The first Monday of May hosted the biggest event on the fashion fundraising calendar, the Costume Institute Gala at the Metropolitan Museum of Art in New York. A host of celebrities across realms of cinema, music, art and fashion came together to raise money for the Met’s Costume Institute – a celebration of the Met’s latest exhibition. The night is always centred around a theme. This year’s theme was ‘Camp: Notes on Fashion’, which naturally opened up a stage for a myriad of flamboyant, frivolous and outlandish looks, elements which the Met Gala in itself has been a stage for since it began in 1948. This year, Anna Wintour, something of a camp icon herself, enlisted Lady Gaga, Alessandro Michele, Harry Styles and Serena Williams as co-chairs of the 71st Met Gala. Based on Susan Sontag’s 1964 essay ‘Notes on Camp’, an exploration of the different ways in which the notion of camp has been construed since the 17th century, the theme gave expectations for a bigger, better and bolder than any previous Gala.
[Lady Gaga wearing Brandon Maxwell: Photo Source, Vogue]
It’s not the first year that the Met Gala has been used as a means of making challenging cultural and historical topics accessible through the lens of fashion (last year’s theme was Heavenly Bodies: Fashion and the Catholic Imagination), but this year the Costume Institute sought to shed a light on the often-misunderstood meaning of camp. As anticipated, the Gala brought us some of the most sensational and spectacular looks seen on the Met’s red (or pink) carpet, with plenty of feathers, frills, butterflies and big dress energy.
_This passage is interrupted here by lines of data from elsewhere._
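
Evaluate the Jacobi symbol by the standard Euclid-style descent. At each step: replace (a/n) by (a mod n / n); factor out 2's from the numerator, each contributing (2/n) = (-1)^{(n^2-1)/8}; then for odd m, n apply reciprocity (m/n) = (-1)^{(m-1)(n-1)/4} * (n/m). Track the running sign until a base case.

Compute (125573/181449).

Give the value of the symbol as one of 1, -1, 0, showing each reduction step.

flip (125573/181449) -> (181449/125573): both odd, 125573 mod 4 = 1, 181449 mod 4 = 1, so the flip contributes +1; sign now +1
(181449/125573): 181449 mod 125573 = 55876, so (181449/125573) = (55876/125573)
factor out 2^2: 55876 = 2^2·13969; with 125573 mod 8 = 5, (2/125573) = -1; sign now +1; continue with (13969/125573)
flip (13969/125573) -> (125573/13969): both odd, 13969 mod 4 = 1, 125573 mod 4 = 1, so the flip contributes +1; sign now +1
(125573/13969): 125573 mod 13969 = 13821, so (125573/13969) = (13821/13969)
flip (13821/13969) -> (13969/13821): both odd, 13821 mod 4 = 1, 13969 mod 4 = 1, so the flip contributes +1; sign now +1
(13969/13821): 13969 mod 13821 = 148, so (13969/13821) = (148/13821)
factor out 2^2: 148 = 2^2·37; with 13821 mod 8 = 5, (2/13821) = -1; sign now +1; continue with (37/13821)
flip (37/13821) -> (13821/37): both odd, 37 mod 4 = 1, 13821 mod 4 = 1, so the flip contributes +1; sign now +1
(13821/37): 13821 mod 37 = 20, so (13821/37) = (20/37)
factor out 2^2: 20 = 2^2·5; with 37 mod 8 = 5, (2/37) = -1; sign now +1; continue with (5/37)
flip (5/37) -> (37/5): both odd, 5 mod 4 = 1, 37 mod 4 = 1, so the flip contributes +1; sign now +1
(37/5): 37 mod 5 = 2, so (37/5) = (2/5)
factor out 2^1: 2 = 2^1·1; with 5 mod 8 = 5, (2/5) = -1; sign now -1; continue with (1/5)
reached (1/5) = 1, so the symbol is -1

-1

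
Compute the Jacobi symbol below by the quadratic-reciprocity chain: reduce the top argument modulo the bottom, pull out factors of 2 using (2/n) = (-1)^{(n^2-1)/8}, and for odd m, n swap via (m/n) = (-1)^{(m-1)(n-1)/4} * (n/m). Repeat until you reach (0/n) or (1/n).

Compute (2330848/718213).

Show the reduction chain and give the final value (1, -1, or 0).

(2330848/718213): 2330848 mod 718213 = 176209, so (2330848/718213) = (176209/718213)
flip (176209/718213) -> (718213/176209): both odd, 176209 mod 4 = 1, 718213 mod 4 = 1, so the flip contributes +1; sign now +1
(718213/176209): 718213 mod 176209 = 13377, so (718213/176209) = (13377/176209)
flip (13377/176209) -> (176209/13377): both odd, 13377 mod 4 = 1, 176209 mod 4 = 1, so the flip contributes +1; sign now +1
(176209/13377): 176209 mod 13377 = 2308, so (176209/13377) = (2308/13377)
factor out 2^2: 2308 = 2^2·577; with 13377 mod 8 = 1, (2/13377) = +1; sign now +1; continue with (577/13377)
flip (577/13377) -> (13377/577): both odd, 577 mod 4 = 1, 13377 mod 4 = 1, so the flip contributes +1; sign now +1
(13377/577): 13377 mod 577 = 106, so (13377/577) = (106/577)
factor out 2^1: 106 = 2^1·53; with 577 mod 8 = 1, (2/577) = +1; sign now +1; continue with (53/577)
flip (53/577) -> (577/53): both odd, 53 mod 4 = 1, 577 mod 4 = 1, so the flip contributes +1; sign now +1
(577/53): 577 mod 53 = 47, so (577/53) = (47/53)
flip (47/53) -> (53/47): both odd, 47 mod 4 = 3, 53 mod 4 = 1, so the flip contributes +1; sign now +1
(53/47): 53 mod 47 = 6, so (53/47) = (6/47)
factor out 2^1: 6 = 2^1·3; with 47 mod 8 = 7, (2/47) = +1; sign now +1; continue with (3/47)
flip (3/47) -> (47/3): both odd, 3 mod 4 = 3, 47 mod 4 = 3, so the flip contributes -1; sign now -1
(47/3): 47 mod 3 = 2, so (47/3) = (2/3)
factor out 2^1: 2 = 2^1·1; with 3 mod 8 = 3, (2/3) = -1; sign now +1; continue with (1/3)
reached (1/3) = 1, so the symbol is +1

1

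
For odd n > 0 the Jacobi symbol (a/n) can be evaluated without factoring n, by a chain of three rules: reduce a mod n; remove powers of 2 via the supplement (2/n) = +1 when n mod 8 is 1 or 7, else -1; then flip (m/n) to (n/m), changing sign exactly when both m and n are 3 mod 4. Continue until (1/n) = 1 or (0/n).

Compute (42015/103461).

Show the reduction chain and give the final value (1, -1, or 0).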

[Katy Perry wearing Moschino: Photo Source, Vogue]
The pink carpet, lined with real pink roses, welcomed an entrance-cum-performance by Lady Gaga, who orchestrated four outfit changes in 15 minutes after her arrival in a voluminous Brandon Maxwell hot pink gown. How could we have expected anything less from Gaga, whose career itself is something like an ode to the transformative power of camp, a power which she has mastered through her distinguished theatricality and outlandishly exaggerated expressions. Co-chair Styles sported a Gucci black sheer blouse, complete with ruffles and an oversized bow. While his look may seem dull and muted compared to the extravagance and excess of his co-hosts, with Alessandro Michele in overstated pink ruffles, the addition of stereotypical feminine touches with heels and a single overhanging pearl earring meant Styles’ look was camp in a way that blurred the lines between genders and went beyond sequins and feathers. Serena Williams, the queen of on-court OTT outfits, made camp her own, pairing her Versace floral gown with neon Nike x Off-White Air Force on trainers.
[Harry Styles wearing Gucci: Photo Source, Vogue]
The campiest of the red carpet looks combined the elements that characterised camp according to Sontag – excess, artifice, irony and a winking of bad taste. Speaking of bad taste, the Kardashians are always a favourite target for dress-code scrutiny. Criticised in previous years for failing to live up to the theme, Kendall and Kylie Jenner both took inspiration from Sontag in shades of fiery orange and lilac lined with excessive and extravagant feathers. After all, “Camp is a woman walking around in a dress made of 3 millions feathers” (or so Sontag said). Kim’s look took a different direction, in a latex wet-look Mugler dress, dripping in beads resembling water drops. If looking like a real-life doll is considered camp, then Kim nailed it. Kanye’s effort was a little disappointing, though.
[Kylie and Kendall Jenner wearing Versace: Photo Source, Vogue]
The mass array of outlandish and unforgettable colours, patterns and shapes makes it pretty much impossible to pick favourites, but certainly some did better than others at encapsulating campiness. It is a costume gala, after all. Lupita Nyong’o took flamboyance and playfulness to the next level in a star-print dress topped with rainbow wing-like shoulder details and a matching handbag, with several golden combs pinned to her overblown up-do. Zendaya succeeded in the art of theatrics and impersonation in a Cinderella-style gown complete with glass slippers for a fairytale showstopper moment. Hailee Steinfeld’s Viktor & Rolf tiered dress screamed irony with a ‘No Photos Please’ statement layered over exaggerated tulle, topped with an oversized bow headband, camera in hand. Priyanka Chopra and Nick Jonas arrived at the event, where they first met in 2017, coordinated with silver-detailed looks. Chopra’s silver caged crown, OTT hair-do and multicoloured feather skirt made for a campy, Mad Hatter-esque look. Billy Porter made a Cleopatra-style entrance, carried in on an Egyptian queen-worthy throne, in a custom gold bodysuit, beaded winged cape and headpiece, for perhaps the most impressive and dazzling male appearance of the evening.
[Billy Porter wearing The Blonds: Photo Source, Vogue]
What’s certain is that while the Met Gala itself has always been a celebration of camp, with celebrities choosing ostentatious, unwearable looks even for more traditional past themes, this year the event took the inherent campiness of fashion and an appreciation of the intersection between art and fashion to a heightened level.